As one of the popular use case for inference, vector databases are an important component of RAG systems. As RAG systems accumulate more data over time, the size of the vector database grows. This growth is influenced by factors such as the frequency of user queries, the diversity of content being indexed, and the rate of new data ingestion. You can store such vector databases on vSAN clusters in a VI workload domain, mitigating noisy neighbor events and resource contention with productive inference workloads.

Storing vector databases on vSAN ESA clusters also benefits from the advanced compression available with vSAN ESA, enabled by default. By compressing data at the top of the storage stack, all data written to other hosts in the cluster is transmitted across the network in a compressed state, optimizing storage efficiency and network bandwidth utilization.

Providing Read/Write Shared Persistent Volumes for Containarized Workloads with vSAN ESA

Tanzu Kubernetes Grid clusters can use ReadWriteMany persistent volumes backed by vSAN File Service for model repositories, model versioning and management, model ensembles, and the storage and archiving of inference data. vSphere with Tanzu uses cloud native storage (CNS) file volumes backed by vSAN file shares for ReadWriteMany persistent volumes.

To use vSAN shares, you set up vSAN File Service on the vSAN datastore and activate file volume support on the Supervisor.

When using vSAN File Service for ReadWriteMany volumes as shared data repositories, consider the following limits:

  • A maximum of 100 file shares per vSAN cluster.

  • The maximum size of a file share is equal to the maximum available capacity of the vSAN cluster.

For more considerations regarding vSAN File Services, see Limitations and Considerations of vSAN File Service in the Administering VMware vSAN documentation.

Note:

External storage solutions can be leveraged as supplemental storage for the VI workload domain. You can use S3-compatible object storage and NFS exports, provided directly to containers and virtual machines together with vSAN for shared datasets, model repositories, and archival purposes. This approach is particularly beneficial for highly scalable architectures. For more detailed guidance and best practices, see the documentation from your storage vendor.

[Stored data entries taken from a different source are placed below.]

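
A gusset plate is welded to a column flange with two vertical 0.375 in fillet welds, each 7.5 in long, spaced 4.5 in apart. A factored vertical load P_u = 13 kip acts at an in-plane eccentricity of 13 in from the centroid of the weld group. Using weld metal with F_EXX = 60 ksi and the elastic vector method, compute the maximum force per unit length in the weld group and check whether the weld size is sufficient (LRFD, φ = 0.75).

Total weld length L_w = 15 in. Treat welds as unit-width lines.
Polar moment about centroid: J = 2[d³/12 + d(b/2)²] = 2[7.5³/12 + 7.5×2.25²] = 146.2 in³.
Direct shear f_v = P/L_w = 13 / 15 = 0.8667 kip/in (vertical).
Torsion M = P·e = 13 × 13 = 169 kip·in.
Critical point at (x, y) = (2.25, 3.75) from centroid. f_tx = M·y/J = 4.333 kip/in; f_ty = M·x/J = 2.6 kip/in.
Resultant f_max = √[f_tx² + (f_v + f_ty)²] = √[4.333² + (0.8667 + 2.6)²] = 5.549 kip/in.
Capacity per unit length: φr_n = 0.75 × 0.6 × 60 × (0.707 × 0.375) = 7.158 kip/in.
5.549 ≤ 7.158 → adequate.

f_max ≈ 5.55 kip/in; adequate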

Design Decisions on Storage Design for Private AI Infrastructure

Table 1. Design Decisions on Storage for Private AI Ready Infrastructure for VMware Cloud Foundation

Decision ID

Design Decision

Design Justification

Design Implication

AIR-STORAGE-001

Use vSAN ESA with 100 Gbps networking and,if possible, RDMA.

Provides high performance and efficiency. Although the minimum bandwidth for vSAN ESA is 25 Gbps, 100 Gbps and faster provides the best performance in terms of bandwidth and latency for all AI use cases.

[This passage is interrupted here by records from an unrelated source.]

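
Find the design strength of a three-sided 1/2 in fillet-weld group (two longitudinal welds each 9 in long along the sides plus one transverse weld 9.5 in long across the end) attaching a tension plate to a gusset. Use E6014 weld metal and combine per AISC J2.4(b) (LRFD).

φR_n ≈ 282 kip

E60XX → F_EXX = 60 ksi.
t_e = 0.707 × 0.5 = 0.3535 in.
R_nwl = 0.6 × 60 × 0.3535 × 18 = 229.1 kip (longitudinal, 2 welds).
R_nwt = 0.6 × 60 × 0.3535 × 9.5 = 120.9 kip (transverse, base value).
(i) R_nwl + R_nwt = 350 kip; (ii) 0.85 R_nwl + 1.5 R_nwt = 376.1 kip.
R_n = max = 376.1 kip [governs: (ii)]; φR_n = 282 kip.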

  • The cost of the solution is increased.
  • RDMA increases the design complexity.

  • The choice of vSAN ReadyNodes is limited to nodes that are approved for use with vSAN ESA.

AIR-STORAGE-002

Use vSAN ESA RAID 5 or RAID 6 erasure coding.

Provides performance equal to RAID 1 mirroring.

None.

AIR-STORAGE-003

Leave data compression enabled for vSAN ESA.

Enables transmitting data in compressed state across hosts in the cluster. Data compression in vSAN ESA is controllable using storage policies.

None.